Michael Devereaux (born April 10, 1963) is an American former professional baseball outfielder. He played in Major League Baseball (MLB) for the Los Angeles Dodgers, Baltimore Orioles, Chicago White Sox, Atlanta Braves, and Texas Rangers. He was drafted by the Dodgers in the 5th round of the 1985 MLB draft, and made his debut in 1987. With Atlanta in 1995, he was named the NLCS MVP, and won the 1995 World Series.

==Early life==
Devereaux was born in Casper, Wyoming. He went to Kelly Walsh High School in Casper. He played collegiately at Mesa Community College and Arizona State University, where he earned a Bachelor of Arts degree in finance.

==Career highlights==
Devereaux was acquired by the Orioles from the Dodgers for Mike Morgan on March 11, 1989. The peak of his career was from 1989 to 1993, with his best season coming in 1992 with the Orioles, when he played in 159 games, with 24 home runs, 107 RBIs and a .276 batting average. Devereaux won the 1995 NLCS MVP award with the Atlanta Braves by driving in the game-winning RBI in the 11th inning of Game One and hitting a three-run home run in Game Four against Cincinnati. The Braves went on to defeat the Cleveland Indians in the World Series.
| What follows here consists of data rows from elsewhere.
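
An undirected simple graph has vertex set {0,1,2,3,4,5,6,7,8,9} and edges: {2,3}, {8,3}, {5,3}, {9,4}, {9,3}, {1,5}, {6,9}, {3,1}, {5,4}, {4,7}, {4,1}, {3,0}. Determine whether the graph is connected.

Yes

A breadth-first search from 0 visits 0, 3, 9, 2, 5, 8, 1, 4, 6, 7 — all 10 vertices — so the graph is connected.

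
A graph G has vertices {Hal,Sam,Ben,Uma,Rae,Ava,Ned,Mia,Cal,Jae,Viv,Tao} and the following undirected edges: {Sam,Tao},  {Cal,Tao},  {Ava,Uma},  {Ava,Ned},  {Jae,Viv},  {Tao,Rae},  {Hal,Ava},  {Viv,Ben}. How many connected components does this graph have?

4

Component: {Mia}
Component: {Ben, Jae, Viv}
Component: {Hal, Uma, Ava, Ned}
Component: {Sam, Rae, Cal, Tao}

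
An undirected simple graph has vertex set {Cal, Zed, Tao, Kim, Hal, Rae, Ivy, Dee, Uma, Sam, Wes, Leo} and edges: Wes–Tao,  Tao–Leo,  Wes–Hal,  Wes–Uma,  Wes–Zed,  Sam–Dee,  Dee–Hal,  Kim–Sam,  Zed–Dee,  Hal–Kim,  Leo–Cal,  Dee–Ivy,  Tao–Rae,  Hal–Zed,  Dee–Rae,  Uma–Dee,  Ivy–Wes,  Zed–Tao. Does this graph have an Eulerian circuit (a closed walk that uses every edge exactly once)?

No

Degrees: Cal:1, Zed:4, Tao:4, Kim:2, Hal:4, Rae:2, Ivy:2, Dee:6, Uma:2, Sam:2, Wes:5, Leo:2
Vertices with odd degree: Cal, Wes. An Eulerian circuit requires all degrees even.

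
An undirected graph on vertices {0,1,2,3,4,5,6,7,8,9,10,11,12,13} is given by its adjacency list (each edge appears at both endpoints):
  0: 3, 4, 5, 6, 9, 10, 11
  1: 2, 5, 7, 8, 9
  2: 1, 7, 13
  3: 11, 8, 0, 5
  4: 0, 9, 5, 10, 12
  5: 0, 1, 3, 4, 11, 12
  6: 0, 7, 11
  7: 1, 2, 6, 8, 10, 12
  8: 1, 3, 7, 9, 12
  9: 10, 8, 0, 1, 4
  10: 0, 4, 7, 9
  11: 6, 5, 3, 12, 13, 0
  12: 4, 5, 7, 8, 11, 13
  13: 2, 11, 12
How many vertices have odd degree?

Degrees: 0:7, 1:5, 2:3, 3:4, 4:5, 5:6, 6:3, 7:6, 8:5, 9:5, 10:4, 11:6, 12:6, 13:3
Odd-degree vertices: 0, 1, 2, 4, 6, 8, 9, 13.

8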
On July 15, 1989, Devereaux hit a walk-off home run in an 11-9 win against the California Angels. The call was controversial, as the home run ball came extremely close to the foul pole. Angels manager Doug Rader argued the call with umpire Ken Kaiser the following day and was ejected prior to the start of the next game.

Devereaux played his final MLB game with his original team, the Dodgers, on April 17, 1998. In 12 seasons, he had a .254 batting average, and hit 105 home runs with 480 RBIs, three grand slams, 635 strikeouts, 85 stolen bases, and 29 errors. He is second in career home runs by a player born in Wyoming (only John Buck has more).

In March 2021, the Baltimore Orioles announced that Devereaux had been elected to the Orioles Hall of Fame. He was one of four inductees honored with an on-field ceremony prior to the Orioles game on August 7, 2021.

==Post-playing career==
Devereaux served as field coach for the Delmarva Shorebirds (Baltimore Orioles Single-A Affiliate, South Atlantic League) in 2010, replacing former third baseman Ryan Minor, who had been promoted to team manager. Devereaux was the field coach for the Frederick Keys (Baltimore Orioles Single-A Affiliate, Carolina League) in 2011. He was the hitting coach for the Asheville Tourists (Colorado Rockies Single-A affiliate, South Atlantic League) from the 2012 season through the 2016 season, after which in 2017 he was assigned to the Boise Hawks, the Rockies' affiliate in the Low-A Northwest League. For the 2018 season, he was the hitting coach for the Cincinnati Reds' Double-A affiliate, the Pensacola Blue Wahoos of the Southern League. Devereaux was the 2019 hitting coach with the Single-A Dayton Dragons, a Reds affiliate. As of August 2021, Devereaux was working as a roving hitting, outfield, and base running coach at IMG Academy in Bradenton, Florida. Devereaux worked for the Orioles as a guest instructor at spring training in February, 2023. He joined MASN as a part-time game analyst on Orioles telecasts on June 30, 2023. He is scheduled to be a broadcaster on two Orioles home series in July and August 2023.